Read-Your-Writes via Session-Pinned Routing
The simplest read-your-writes implementation pins a session's reads to the leader for a window after each write:
use std::sync::Arc; use std::sync::Mutex; use std::time::{Duration, Instant}; struct SessionRouter { leader_endpoint: String, follower_endpoints: Vec<String>, last_write: Mutex<Option<Instant>>, } impl SessionRouter { const STICKY_WINDOW: Duration = Duration::from_secs(10); fn route_read(&self) -> &str { let last = self.last_write.lock().unwrap(); match *last { // Within the sticky window, route reads to the leader. The leader // is linearizable, so the writer is guaranteed to see its own // recent write. The cost is leader load. Some(t) if t.elapsed() < Self::STICKY_WINDOW => &self.leader_endpoint, // Outside the window, follower reads are fine. Replication lag // far exceeding STICKY_WINDOW is treated as a separate alert. _ => &self.follower_endpoints[0], } } fn note_write(&self) { *self.last_write.lock().unwrap() = Some(Instant::now()); } } fn main() { let router = SessionRouter { leader_endpoint: "leader.catalog.meridian.internal".into(), follower_endpoints: vec!["follower-1.catalog.meridian.internal".into()], last_write: Mutex::new(None), }; println!("initial read routes to: {}", router.route_read()); router.note_write(); println!("post-write read routes to: {}", router.route_read()); }
The choice of STICKY_WINDOW is operational: too short and replication lag will cause stale reads inside the window; too long and the leader becomes a read bottleneck for every active client. The window should be longer than the 99th-percentile replication lag. Monitoring should alert when actual lag approaches the window value; that alert is the early warning that the policy is about to start producing anomalies.
Key Takeaways
- Single-leader replication is the default replication model for a reason: it gives you a linearizable single object (the leader), a clear write path, and well-understood failure modes. Almost every production system has a "single leader" tier somewhere, even when it advertises as multi-master or leaderless.

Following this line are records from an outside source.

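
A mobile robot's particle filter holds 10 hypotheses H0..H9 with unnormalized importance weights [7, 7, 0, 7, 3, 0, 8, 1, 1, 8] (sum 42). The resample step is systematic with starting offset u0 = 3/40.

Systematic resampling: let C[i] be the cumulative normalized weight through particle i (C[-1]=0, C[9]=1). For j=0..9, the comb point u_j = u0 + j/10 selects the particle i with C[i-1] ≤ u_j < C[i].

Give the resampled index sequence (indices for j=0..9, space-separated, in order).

0 1 1 3 3 6 6 7 9 9

C = [1/6, 1/3, 1/3, 1/2, 4/7, 4/7, 16/21, 11/14, 17/21, 1]
j=0: u_0=3/40 ∈ [0, 1/6) → index 0
j=1: u_1=7/40 ∈ [1/6, 1/3) → index 1
j=2: u_2=11/40 ∈ [1/6, 1/3) → index 1
j=3: u_3=3/8 ∈ [1/3, 1/2) → index 3
j=4: u_4=19/40 ∈ [1/3, 1/2) → index 3
j=5: u_5=23/40 ∈ [4/7, 16/21) → index 6
j=6: u_6=27/40 ∈ [4/7, 16/21) → index 6
j=7: u_7=31/40 ∈ [16/21, 11/14) → index 7
j=8: u_8=7/8 ∈ [17/21, 1) → index 9
j=9: u_9=39/40 ∈ [17/21, 1) → index 9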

- Synchronous vs asynchronous replication is a durability/latency tradeoff. "One synchronous follower plus the leader" is the practical choice for systems that cannot lose acknowledged writes; pure asynchronous is the choice for high-volume systems where individual writes are not individually critical.
- The replication log implementation (statement-based, WAL-shipping, logical) constrains your operational story. WAL shipping requires version-compatible replicas; logical replication enables cross-version and cross-engine replication at the cost of higher traffic volume.

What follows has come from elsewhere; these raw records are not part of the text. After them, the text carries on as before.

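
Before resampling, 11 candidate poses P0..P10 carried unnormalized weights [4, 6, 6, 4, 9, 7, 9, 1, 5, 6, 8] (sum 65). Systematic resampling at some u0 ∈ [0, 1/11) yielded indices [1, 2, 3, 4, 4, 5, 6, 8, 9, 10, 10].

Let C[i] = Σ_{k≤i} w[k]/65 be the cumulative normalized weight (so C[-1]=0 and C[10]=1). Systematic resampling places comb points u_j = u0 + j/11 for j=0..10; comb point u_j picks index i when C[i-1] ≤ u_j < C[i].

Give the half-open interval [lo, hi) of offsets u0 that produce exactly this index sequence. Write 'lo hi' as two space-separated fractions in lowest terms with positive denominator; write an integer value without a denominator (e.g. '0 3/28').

C = [4/65, 2/13, 16/65, 4/13, 29/65, 36/65, 9/13, 46/65, 51/65, 57/65, 1]
j=0 picked index 1: u0 ∈ [4/65, 2/13)
j=1 picked index 2: u0 ∈ [9/143, 111/715)
j=2 picked index 3: u0 ∈ [46/715, 18/143)
j=3 picked index 4: u0 ∈ [5/143, 124/715)
j=4 picked index 4: u0 ∈ [-8/143, 59/715)
j=5 picked index 5: u0 ∈ [-6/715, 71/715)
j=6 picked index 6: u0 ∈ [6/715, 21/143)
j=7 picked index 8: u0 ∈ [51/715, 106/715)
j=8 picked index 9: u0 ∈ [41/715, 107/715)
j=9 picked index 10: u0 ∈ [42/715, 2/11)
j=10 picked index 10: u0 ∈ [-23/715, 1/11)
intersection: [51/715, 59/715)

51/715 59/715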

- Failover is the hardest operation in the system. It loses writes, can produce split brains, and depends on a failure detector whose timeout has no universally correct value. Production failover requires a consensus-based coordinator (Module 3), fencing tokens, and explicit synchronous replication of the candidate replica.
- Replication lag is not a bug; it is the price of follower-served reads. Bound the staleness with monitoring, route session-critical reads to the leader, and document the tolerance every workload expects. The next lesson (read consistency) makes this discipline concrete.

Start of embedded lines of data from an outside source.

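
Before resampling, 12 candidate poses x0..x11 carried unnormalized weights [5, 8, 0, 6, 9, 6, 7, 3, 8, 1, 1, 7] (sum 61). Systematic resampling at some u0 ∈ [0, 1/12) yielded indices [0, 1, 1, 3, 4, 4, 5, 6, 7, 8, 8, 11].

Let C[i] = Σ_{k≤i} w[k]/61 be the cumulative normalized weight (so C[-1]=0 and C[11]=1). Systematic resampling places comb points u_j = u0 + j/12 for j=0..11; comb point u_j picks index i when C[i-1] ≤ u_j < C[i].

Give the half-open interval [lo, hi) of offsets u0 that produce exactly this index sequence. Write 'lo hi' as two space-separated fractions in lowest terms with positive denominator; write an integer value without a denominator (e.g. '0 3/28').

1/183 7/366

C = [5/61, 13/61, 13/61, 19/61, 28/61, 34/61, 41/61, 44/61, 52/61, 53/61, 54/61, 1]
j=0 picked index 0: u0 ∈ [0, 5/61)
j=1 picked index 1: u0 ∈ [-1/732, 95/732)
j=2 picked index 1: u0 ∈ [-31/366, 17/366)
j=3 picked index 3: u0 ∈ [-9/244, 15/244)
j=4 picked index 4: u0 ∈ [-4/183, 23/183)
j=5 picked index 4: u0 ∈ [-77/732, 31/732)
j=6 picked index 5: u0 ∈ [-5/122, 7/122)
j=7 picked index 6: u0 ∈ [-19/732, 65/732)
j=8 picked index 7: u0 ∈ [1/183, 10/183)
j=9 picked index 8: u0 ∈ [-7/244, 25/244)
j=10 picked index 8: u0 ∈ [-41/366, 7/366)
j=11 picked index 11: u0 ∈ [-23/732, 1/12)
intersection: [1/183, 7/366)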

Source note: This lesson is grounded in DDIA 2nd Edition (Kleppmann & Riccomini), Chapter 6, "Replication" — specifically the sections "Single-Leader Replication," "Setting Up New Followers," "Handling Node Outages," and "Implementation of Replication Logs." Specific failure stories (the catalog's two failovers, the synchronous replication policy decision) are synthesized illustrative scenarios consistent with documented industry patterns; they are not real Meridian incidents and the operational numbers (window sizes, lag thresholds) are illustrative.